Gun Control Activists Marched On Smith & Wesson Headquarters

(AP Photo/Steven Senne)

Gun control activists, including Parkland survivor David Hogg, marched 50 miles to the headquarters of gun manufacturer Smith & Wesson, Thursday morning.


The march was relatively small, as the Associated Press (AP) reports, only about 40 students and gun control supporters were in attendance.The group of marchers were protesting gun violence, gun manufacturers, and the National Rifle Association.

According to the AP, David Hogg addressed the marchers before the event, reminding them the importance of electing gun control politicians, saying, “The kids of America have to stand up when our irresponsible politicians won’t.

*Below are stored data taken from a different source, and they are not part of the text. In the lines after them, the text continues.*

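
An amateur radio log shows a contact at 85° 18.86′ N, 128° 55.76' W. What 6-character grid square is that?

Offset from 180°W / 90°S: lon 51.0707°, lat 175.3143°.
Field (20°×10°, letters A–R): 51.0707/20 → 2 → C, 175.3143/10 → 17 → R; chars CR.
Square (2°×1°, digits 0–9): 11.0707/2 → 5, 5.3143/1 → 5; chars 55.
Subsquare (5′×2.5′, letters a–x): 1.0707/0.0833333 → 12 → m, 0.3143/0.0416667 → 7 → h; chars mh.

CR55mh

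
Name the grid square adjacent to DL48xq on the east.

Longitude subsquare x = 23; +1 → 24, wraps to 0 = a, carry into square.
Longitude square 4; +1 → 5.
The latitude characters are unchanged.

DL58aq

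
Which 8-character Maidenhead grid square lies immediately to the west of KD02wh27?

KD02wh17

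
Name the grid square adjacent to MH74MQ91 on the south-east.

Longitude extended square 9; +1 → 10, wraps to 0, carry into subsquare.
Longitude subsquare m = 12; +1 → 13 = n.
Latitude extended square 1; −1 → 0.

MH74nq00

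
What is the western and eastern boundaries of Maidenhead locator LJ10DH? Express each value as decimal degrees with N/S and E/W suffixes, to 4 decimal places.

42.2500° E, 42.3333° E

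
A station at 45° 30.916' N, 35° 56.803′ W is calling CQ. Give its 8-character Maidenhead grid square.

HN25am63

Shift to the Maidenhead origin (180°W, 90°S): lon 144.05328, lat 135.51527.
Field: lon ⌊144.05328/20⌋ = 7 → H; lat ⌊135.51527/10⌋ = 13 → N.
Square: lon ⌊4.05328/2⌋ = 2; lat ⌊5.51527/1⌋ = 5.
Subsquare: lon ⌊0.05328/0.0833333⌋ = 0 → a; lat ⌊0.51527/0.0416667⌋ = 12 → m.
Extended square: lon ⌊0.05328/0.00833333⌋ = 6; lat ⌊0.01527/0.00416667⌋ = 3.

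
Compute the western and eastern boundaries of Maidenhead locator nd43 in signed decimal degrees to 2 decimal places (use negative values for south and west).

Field N=13, D=3: +13·20° lon, +3·10° lat → SW at lon 80°, lat -60°.
Square 4, 3: +4·2° lon, +3·1° lat → SW at lon 88°, lat -57°.
Cell spans 2° lon × 1° lat.
west 88.00, east 90.00.

88.00, 90.00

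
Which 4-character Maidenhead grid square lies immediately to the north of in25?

IN26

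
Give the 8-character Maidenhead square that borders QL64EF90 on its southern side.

QL64ee99

Latitude extended square 0; −1 → -1, wraps to 9, carry into subsquare.
Latitude subsquare f = 5; −1 → 4 = e.
The longitude characters are unchanged.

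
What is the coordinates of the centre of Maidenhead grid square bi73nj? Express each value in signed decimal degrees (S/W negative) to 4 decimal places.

-6.6042, -144.8750

Field B=1, I=8: +1·20° lon, +8·10° lat → SW at lon -160°, lat -10°.
Square 7, 3: +7·2° lon, +3·1° lat → SW at lon -146°, lat -7°.
Subsquare n=13, j=9: +13·0.0833333° lon, +9·0.0416667° lat → SW at lon -144.917°, lat -6.625°.
Cell spans 0.0833333° lon × 0.0416667° lat. Centre is SW corner plus half of each.
latitude -6.6042, longitude -144.8750.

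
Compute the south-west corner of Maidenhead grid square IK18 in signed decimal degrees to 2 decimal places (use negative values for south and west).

18.00, -18.00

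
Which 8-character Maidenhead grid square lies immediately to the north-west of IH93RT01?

IH93qt92

Longitude extended square 0; −1 → -1, wraps to 9, carry into subsquare.
Longitude subsquare r = 17; −1 → 16 = q.
Latitude extended square 1; +1 → 2.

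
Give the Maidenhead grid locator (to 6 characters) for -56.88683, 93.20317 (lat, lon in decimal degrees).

Offset from 180°W / 90°S: lon 273.2032°, lat 33.1132°.
Field: lon ⌊273.2032/20⌋ = 13 → N; lat ⌊33.1132/10⌋ = 3 → D.
Square: lon ⌊13.2032/2⌋ = 6; lat ⌊3.1132/1⌋ = 3.
Subsquare: lon ⌊1.2032/0.0833333⌋ = 14 → o; lat ⌊0.1132/0.0416667⌋ = 2 → c.

ND63oc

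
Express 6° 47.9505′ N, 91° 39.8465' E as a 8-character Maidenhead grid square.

Add 180° to longitude and 90° to latitude: 271.66411, 96.79918.
Field (20°×10°, letters A–R): 271.66411/20 → 13 → N, 96.79918/10 → 9 → J; chars NJ.
Square (2°×1°, digits 0–9): 11.66411/2 → 5, 6.79918/1 → 6; chars 56.
Subsquare (5′×2.5′, letters a–x): 1.66411/0.0833333 → 19 → t, 0.79918/0.0416667 → 19 → t; chars tt.
Extended square (30″×15″, digits 0–9): 0.08077/0.00833333 → 9, 0.00751/0.00416667 → 1; chars 91.

NJ56tt91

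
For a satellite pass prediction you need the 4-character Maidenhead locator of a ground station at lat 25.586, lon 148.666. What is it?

QL45

Shift to the Maidenhead origin (180°W, 90°S): lon 328.67, lat 115.59.
Field (20°×10°, letters A–R): 328.67/20 → 16 → Q, 115.59/10 → 11 → L; chars QL.
Square (2°×1°, digits 0–9): 8.67/2 → 4, 5.59/1 → 5; chars 45.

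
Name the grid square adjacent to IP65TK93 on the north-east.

Longitude extended square 9; +1 → 10, wraps to 0, carry into subsquare.
Longitude subsquare t = 19; +1 → 20 = u.
Latitude extended square 3; +1 → 4.

IP65uk04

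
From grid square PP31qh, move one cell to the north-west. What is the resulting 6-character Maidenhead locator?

Longitude subsquare q = 16; −1 → 15 = p.
Latitude subsquare h = 7; +1 → 8 = i.

PP31pi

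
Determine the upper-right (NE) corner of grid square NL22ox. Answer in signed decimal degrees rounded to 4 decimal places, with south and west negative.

Field N=13, L=11: +13·20° lon, +11·10° lat → SW at lon 80°, lat 20°.
Square 2, 2: +2·2° lon, +2·1° lat → SW at lon 84°, lat 22°.
Subsquare o=14, x=23: +14·0.0833333° lon, +23·0.0416667° lat → SW at lon 85.1667°, lat 22.9583°.
Cell spans 0.0833333° lon × 0.0416667° lat. NE corner is SW corner plus one full cell.
latitude 23.0000, longitude 85.2500.

23.0000, 85.2500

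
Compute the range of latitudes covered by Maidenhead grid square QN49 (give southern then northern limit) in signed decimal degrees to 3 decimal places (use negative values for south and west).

Field Q=16, N=13: +16·20° lon, +13·10° lat → SW at lon 140°, lat 40°.
Square 4, 9: +4·2° lon, +9·1° lat → SW at lon 148°, lat 49°.
Cell spans 2° lon × 1° lat.
south 49.000, north 50.000.

49.000, 50.000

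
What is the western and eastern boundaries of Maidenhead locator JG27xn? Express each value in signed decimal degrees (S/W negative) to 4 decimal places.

5.9167, 6.0000

Field J=9, G=6: +9·20° lon, +6·10° lat → SW at lon 0°, lat -30°.
Square 2, 7: +2·2° lon, +7·1° lat → SW at lon 4°, lat -23°.
Subsquare x=23, n=13: +23·0.0833333° lon, +13·0.0416667° lat → SW at lon 5.91667°, lat -22.4583°.
Cell spans 0.0833333° lon × 0.0416667° lat.
west 5.9167, east 6.0000.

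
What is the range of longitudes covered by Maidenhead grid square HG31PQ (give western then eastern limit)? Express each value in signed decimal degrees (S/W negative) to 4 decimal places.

Field H=7, G=6: +7·20° lon, +6·10° lat → SW at lon -40°, lat -30°.
Square 3, 1: +3·2° lon, +1·1° lat → SW at lon -34°, lat -29°.
Subsquare p=15, q=16: +15·0.0833333° lon, +16·0.0416667° lat → SW at lon -32.75°, lat -28.3333°.
Cell spans 0.0833333° lon × 0.0416667° lat.
west -32.7500, east -32.6667.

-32.7500, -32.6667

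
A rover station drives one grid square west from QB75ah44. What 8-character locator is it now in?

QB75ah34

Longitude extended square 4; −1 → 3.
The latitude characters are unchanged.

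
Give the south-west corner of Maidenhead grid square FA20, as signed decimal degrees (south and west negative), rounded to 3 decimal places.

Field F=5, A=0: +5·20° lon, +0·10° lat → SW at lon -80°, lat -90°.
Square 2, 0: +2·2° lon, +0·1° lat → SW at lon -76°, lat -90°.
latitude -90.000, longitude -76.000.

-90.000, -76.000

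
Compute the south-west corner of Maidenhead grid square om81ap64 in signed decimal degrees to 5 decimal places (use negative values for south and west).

31.64167, 116.05000

Field O=14, M=12: +14·20° lon, +12·10° lat → SW at lon 100°, lat 30°.
Square 8, 1: +8·2° lon, +1·1° lat → SW at lon 116°, lat 31°.
Subsquare a=0, p=15: +0·0.0833333° lon, +15·0.0416667° lat → SW at lon 116°, lat 31.625°.
Extended square 6, 4: +6·0.00833333° lon, +4·0.00416667° lat → SW at lon 116.05°, lat 31.6417°.
latitude 31.64167, longitude 116.05000.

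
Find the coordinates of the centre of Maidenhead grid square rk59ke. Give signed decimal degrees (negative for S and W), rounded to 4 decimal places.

19.1875, 170.8750

Field R=17, K=10: +17·20° lon, +10·10° lat → SW at lon 160°, lat 10°.
Square 5, 9: +5·2° lon, +9·1° lat → SW at lon 170°, lat 19°.
Subsquare k=10, e=4: +10·0.0833333° lon, +4·0.0416667° lat → SW at lon 170.833°, lat 19.1667°.
Cell spans 0.0833333° lon × 0.0416667° lat. Centre is SW corner plus half of each.
latitude 19.1875, longitude 170.8750.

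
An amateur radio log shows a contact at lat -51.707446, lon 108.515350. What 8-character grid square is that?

OD48gh10

Offset from 180°W / 90°S: lon 288.51535°, lat 38.29255°.
Field: lon ⌊288.51535/20⌋ = 14 → O; lat ⌊38.29255/10⌋ = 3 → D.
Square: lon ⌊8.51535/2⌋ = 4; lat ⌊8.29255/1⌋ = 8.
Subsquare: lon ⌊0.51535/0.0833333⌋ = 6 → g; lat ⌊0.29255/0.0416667⌋ = 7 → h.
Extended square: lon ⌊0.01535/0.00833333⌋ = 1; lat ⌊0.00089/0.00416667⌋ = 0.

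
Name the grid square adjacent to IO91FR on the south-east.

IO91gq

Longitude subsquare f = 5; +1 → 6 = g.
Latitude subsquare r = 17; −1 → 16 = q.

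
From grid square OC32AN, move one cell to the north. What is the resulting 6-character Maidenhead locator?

OC32ao

Latitude subsquare n = 13; +1 → 14 = o.
The longitude characters are unchanged.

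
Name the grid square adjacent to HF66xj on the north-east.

HF76ak

Longitude subsquare x = 23; +1 → 24, wraps to 0 = a, carry into square.
Longitude square 6; +1 → 7.
Latitude subsquare j = 9; +1 → 10 = k.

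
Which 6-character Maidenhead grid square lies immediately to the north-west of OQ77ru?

OQ77qv

Longitude subsquare r = 17; −1 → 16 = q.
Latitude subsquare u = 20; +1 → 21 = v.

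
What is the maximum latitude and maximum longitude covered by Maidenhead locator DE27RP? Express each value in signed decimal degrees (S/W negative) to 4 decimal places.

Field D=3, E=4: +3·20° lon, +4·10° lat → SW at lon -120°, lat -50°.
Square 2, 7: +2·2° lon, +7·1° lat → SW at lon -116°, lat -43°.
Subsquare r=17, p=15: +17·0.0833333° lon, +15·0.0416667° lat → SW at lon -114.583°, lat -42.375°.
Cell spans 0.0833333° lon × 0.0416667° lat. NE corner is SW corner plus one full cell.
latitude -42.3333, longitude -114.5000.

-42.3333, -114.5000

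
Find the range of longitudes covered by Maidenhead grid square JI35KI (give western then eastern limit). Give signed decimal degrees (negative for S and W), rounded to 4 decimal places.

6.8333, 6.9167

Field J=9, I=8: +9·20° lon, +8·10° lat → SW at lon 0°, lat -10°.
Square 3, 5: +3·2° lon, +5·1° lat → SW at lon 6°, lat -5°.
Subsquare k=10, i=8: +10·0.0833333° lon, +8·0.0416667° lat → SW at lon 6.83333°, lat -4.66667°.
Cell spans 0.0833333° lon × 0.0416667° lat.
west 6.8333, east 6.9167.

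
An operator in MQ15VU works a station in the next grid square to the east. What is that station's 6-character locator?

MQ15wu

Longitude subsquare v = 21; +1 → 22 = w.
The latitude characters are unchanged.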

We’re here to elect morally just leaders that will protect us as Americans.”

Protesters marched on Smith & Wesson because the company manufactured the semiautomatic AR-15 rifle that the Parkland mass shooter used to murder 17 students and teachers. Smith & Wesson firearms have been used in previous mass shootings, as well. Shooters used an AR-15 manufactured by the company in the San Bernardino terror attack–an attack that the AP merely described as a “shooting at a California holiday party”–and the Aurora, Co. mass shooting at a movie theatre.


Manuel Oliver, a parent of 17-year-old Joaquin Oliver, another victim of the Parkland shooting, told the AP that it was “ironic” that Smith & Wesson couldn’t sell the weapon in the state where it has its headquarters, as Massachusetts has a ban on AR-15s.

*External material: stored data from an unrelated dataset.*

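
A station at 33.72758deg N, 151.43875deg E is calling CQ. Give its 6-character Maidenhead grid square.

Add 180° to longitude and 90° to latitude: 331.4388, 123.7276.
Field: lon ⌊331.4388/20⌋ = 16 → Q; lat ⌊123.7276/10⌋ = 12 → M.
Square: lon ⌊11.4388/2⌋ = 5; lat ⌊3.7276/1⌋ = 3.
Subsquare: lon ⌊1.4388/0.0833333⌋ = 17 → r; lat ⌊0.7276/0.0416667⌋ = 17 → r.

QM53rr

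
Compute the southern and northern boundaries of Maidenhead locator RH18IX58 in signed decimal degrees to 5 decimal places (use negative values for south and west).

-11.00833, -11.00417

Field R=17, H=7: +17·20° lon, +7·10° lat → SW at lon 160°, lat -20°.
Square 1, 8: +1·2° lon, +8·1° lat → SW at lon 162°, lat -12°.
Subsquare i=8, x=23: +8·0.0833333° lon, +23·0.0416667° lat → SW at lon 162.667°, lat -11.0417°.
Extended square 5, 8: +5·0.00833333° lon, +8·0.00416667° lat → SW at lon 162.708°, lat -11.0083°.
Cell spans 0.00833333° lon × 0.00416667° lat.
south -11.00833, north -11.00417.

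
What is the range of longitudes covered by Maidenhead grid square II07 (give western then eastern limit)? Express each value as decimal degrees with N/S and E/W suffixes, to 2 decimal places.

20.00° W, 18.00° W

Field I=8, I=8: +8·20° lon, +8·10° lat → SW at lon -20°, lat -10°.
Square 0, 7: +0·2° lon, +7·1° lat → SW at lon -20°, lat -3°.
Cell spans 2° lon × 1° lat.
west 20.00° W, east 18.00° W.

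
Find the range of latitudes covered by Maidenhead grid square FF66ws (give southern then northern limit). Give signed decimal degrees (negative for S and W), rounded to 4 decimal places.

Field F=5, F=5: +5·20° lon, +5·10° lat → SW at lon -80°, lat -40°.
Square 6, 6: +6·2° lon, +6·1° lat → SW at lon -68°, lat -34°.
Subsquare w=22, s=18: +22·0.0833333° lon, +18·0.0416667° lat → SW at lon -66.1667°, lat -33.25°.
Cell spans 0.0833333° lon × 0.0416667° lat.
south -33.2500, north -33.2083.

-33.2500, -33.2083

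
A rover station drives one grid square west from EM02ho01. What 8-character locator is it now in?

EM02go91

Longitude extended square 0; −1 → -1, wraps to 9, carry into subsquare.
Longitude subsquare h = 7; −1 → 6 = g.
The latitude characters are unchanged.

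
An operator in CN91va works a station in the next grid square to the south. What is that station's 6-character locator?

Latitude subsquare a = 0; −1 → -1, wraps to 23 = x, carry into square.
Latitude square 1; −1 → 0.
The longitude characters are unchanged.

CN90vx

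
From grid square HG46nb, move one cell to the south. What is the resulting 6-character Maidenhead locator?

Latitude subsquare b = 1; −1 → 0 = a.
The longitude characters are unchanged.

HG46na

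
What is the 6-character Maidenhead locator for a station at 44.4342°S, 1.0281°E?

JE05mn

Add 180° to longitude and 90° to latitude: 181.0281, 45.5658.
Field (20°×10°, letters A–R): 181.0281/20 → 9 → J, 45.5658/10 → 4 → E; chars JE.
Square (2°×1°, digits 0–9): 1.0281/2 → 0, 5.5658/1 → 5; chars 05.
Subsquare (5′×2.5′, letters a–x): 1.0281/0.0833333 → 12 → m, 0.5658/0.0416667 → 13 → n; chars mn.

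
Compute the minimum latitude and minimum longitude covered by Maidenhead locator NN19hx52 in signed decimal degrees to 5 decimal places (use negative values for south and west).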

This march isn’t the first time gun control activists and proponents have called for gun manufacturers to take responsibility for mass shootings. However, a 15-year-old high schooler explained to the AP that those protesting the company don’t necessarily want to see it leave the state. The student acknowledged that Smith & Wesson does employ a lot of people. What protesters are asking for is for the company to comply with Massachusetts’ ban on AR-15s, which went into effect in 2004.

“I understand it’s important to the city and it employs a lot of people,” said Nate Lapointe, a 15-year-old high school junior from West Springfield. “But that doesn’t give them a free pass on selling weapons that are used to commit mass murder. At some point, we have to hold them accountable.”

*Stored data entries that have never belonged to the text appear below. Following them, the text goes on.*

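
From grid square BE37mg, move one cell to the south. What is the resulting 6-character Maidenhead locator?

BE37mf

Latitude subsquare g = 6; −1 → 5 = f.
The longitude characters are unchanged.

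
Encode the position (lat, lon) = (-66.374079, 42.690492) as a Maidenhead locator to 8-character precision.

LC13ip20

Offset from 180°W / 90°S: lon 222.69049°, lat 23.62592°.
Field (20°×10°, letters A–R): 222.69049/20 → 11 → L, 23.62592/10 → 2 → C; chars LC.
Square (2°×1°, digits 0–9): 2.69049/2 → 1, 3.62592/1 → 3; chars 13.
Subsquare (5′×2.5′, letters a–x): 0.69049/0.0833333 → 8 → i, 0.62592/0.0416667 → 15 → p; chars ip.
Extended square (30″×15″, digits 0–9): 0.02383/0.00833333 → 2, 0.00092/0.00416667 → 0; chars 20.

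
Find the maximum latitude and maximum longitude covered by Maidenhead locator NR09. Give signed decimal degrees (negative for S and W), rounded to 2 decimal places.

90.00, 82.00

Field N=13, R=17: +13·20° lon, +17·10° lat → SW at lon 80°, lat 80°.
Square 0, 9: +0·2° lon, +9·1° lat → SW at lon 80°, lat 89°.
Cell spans 2° lon × 1° lat. NE corner is SW corner plus one full cell.
latitude 90.00, longitude 82.00.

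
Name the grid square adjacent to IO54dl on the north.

Latitude subsquare l = 11; +1 → 12 = m.
The longitude characters are unchanged.

IO54dm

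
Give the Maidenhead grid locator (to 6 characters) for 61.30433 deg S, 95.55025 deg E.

NC78sq

Shift to the Maidenhead origin (180°W, 90°S): lon 275.5503, lat 28.6957.
Field (20°×10°, letters A–R): 275.5503/20 → 13 → N, 28.6957/10 → 2 → C; chars NC.
Square (2°×1°, digits 0–9): 15.5503/2 → 7, 8.6957/1 → 8; chars 78.
Subsquare (5′×2.5′, letters a–x): 1.5503/0.0833333 → 18 → s, 0.6957/0.0416667 → 16 → q; chars sq.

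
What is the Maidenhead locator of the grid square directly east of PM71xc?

PM81ac

Longitude subsquare x = 23; +1 → 24, wraps to 0 = a, carry into square.
Longitude square 7; +1 → 8.
The latitude characters are unchanged.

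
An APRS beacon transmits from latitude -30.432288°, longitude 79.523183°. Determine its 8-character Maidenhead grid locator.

Add 180° to longitude and 90° to latitude: 259.52318, 59.56771.
Field (20°×10°, letters A–R): lon ⌊259.52318/20⌋ = 12 → M; lat ⌊59.56771/10⌋ = 5 → F.
Square (2°×1°, digits 0–9): lon ⌊19.52318/2⌋ = 9; lat ⌊9.56771/1⌋ = 9.
Subsquare (5′×2.5′, letters a–x): lon ⌊1.52318/0.0833333⌋ = 18 → s; lat ⌊0.56771/0.0416667⌋ = 13 → n.
Extended square (30″×15″, digits 0–9): lon ⌊0.02318/0.00833333⌋ = 2; lat ⌊0.02605/0.00416667⌋ = 6.

MF99sn26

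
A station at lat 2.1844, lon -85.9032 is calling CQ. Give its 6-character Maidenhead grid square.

EJ72be

Shift to the Maidenhead origin (180°W, 90°S): lon 94.0968, lat 92.1844.
Field: lon ⌊94.0968/20⌋ = 4 → E; lat ⌊92.1844/10⌋ = 9 → J.
Square: lon ⌊14.0968/2⌋ = 7; lat ⌊2.1844/1⌋ = 2.
Subsquare: lon ⌊0.0968/0.0833333⌋ = 1 → b; lat ⌊0.1844/0.0416667⌋ = 4 → e.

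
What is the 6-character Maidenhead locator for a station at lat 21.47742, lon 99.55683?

NL91sl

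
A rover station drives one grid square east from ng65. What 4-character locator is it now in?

Longitude square 6; +1 → 7.
The latitude characters are unchanged.

NG75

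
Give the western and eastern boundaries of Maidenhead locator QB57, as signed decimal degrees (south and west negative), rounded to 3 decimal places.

Field Q=16, B=1: +16·20° lon, +1·10° lat → SW at lon 140°, lat -80°.
Square 5, 7: +5·2° lon, +7·1° lat → SW at lon 150°, lat -73°.
Cell spans 2° lon × 1° lat.
west 150.000, east 152.000.

150.000, 152.000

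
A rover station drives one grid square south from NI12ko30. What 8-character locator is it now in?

Latitude extended square 0; −1 → -1, wraps to 9, carry into subsquare.
Latitude subsquare o = 14; −1 → 13 = n.
The longitude characters are unchanged.

NI12kn39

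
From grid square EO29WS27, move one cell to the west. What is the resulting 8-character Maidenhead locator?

EO29ws17

Longitude extended square 2; −1 → 1.
The latitude characters are unchanged.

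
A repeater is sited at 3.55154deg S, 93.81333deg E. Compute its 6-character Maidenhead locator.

NI66vk

Offset from 180°W / 90°S: lon 273.8133°, lat 86.4485°.
Field: 273.8133/20 → 13 → N, 86.4485/10 → 8 → I; chars NI.
Square: 13.8133/2 → 6, 6.4485/1 → 6; chars 66.
Subsquare: 1.8133/0.0833333 → 21 → v, 0.4485/0.0416667 → 10 → k; chars vk.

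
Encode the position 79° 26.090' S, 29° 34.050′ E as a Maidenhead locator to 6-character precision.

KB40sn

Shift to the Maidenhead origin (180°W, 90°S): lon 209.5675, lat 10.5652.
Field: lon ⌊209.5675/20⌋ = 10 → K; lat ⌊10.5652/10⌋ = 1 → B.
Square: lon ⌊9.5675/2⌋ = 4; lat ⌊0.5652/1⌋ = 0.
Subsquare: lon ⌊1.5675/0.0833333⌋ = 18 → s; lat ⌊0.5652/0.0416667⌋ = 13 → n.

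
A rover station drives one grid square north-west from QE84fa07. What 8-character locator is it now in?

Longitude extended square 0; −1 → -1, wraps to 9, carry into subsquare.
Longitude subsquare f = 5; −1 → 4 = e.
Latitude extended square 7; +1 → 8.

QE84ea98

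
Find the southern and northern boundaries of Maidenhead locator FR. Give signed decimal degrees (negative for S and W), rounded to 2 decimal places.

80.00, 90.00

Field F=5, R=17: +5·20° lon, +17·10° lat → SW at lon -80°, lat 80°.
Cell spans 20° lon × 10° lat.
south 80.00, north 90.00.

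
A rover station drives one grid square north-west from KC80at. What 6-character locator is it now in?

KC70xu

Longitude subsquare a = 0; −1 → -1, wraps to 23 = x, carry into square.
Longitude square 8; −1 → 7.
Latitude subsquare t = 19; +1 → 20 = u.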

Organizers for Thursday’s “50 Miles More” march say they specifically want the gun-maker, which changed its parent company name to the American Outdoor Brands Corp. in 2016, to stop making weapons outlawed under Massachusetts’ 2004 Assault Weapons Ban.

That law, which mirrors a federal ban that expired that year, prohibits the sale of certain military-style weapons, like Connecticut-based Colt’s AR-15 and Italian gun-maker Beretta’s AR70, as well as copycat versions of them.


Gun control proponents and the Democratic Party are continuing their attempts to make gun control a significant issue for voters as they head to the polls in November. They hope the American people have had enough of politicians who don’t support their political agenda.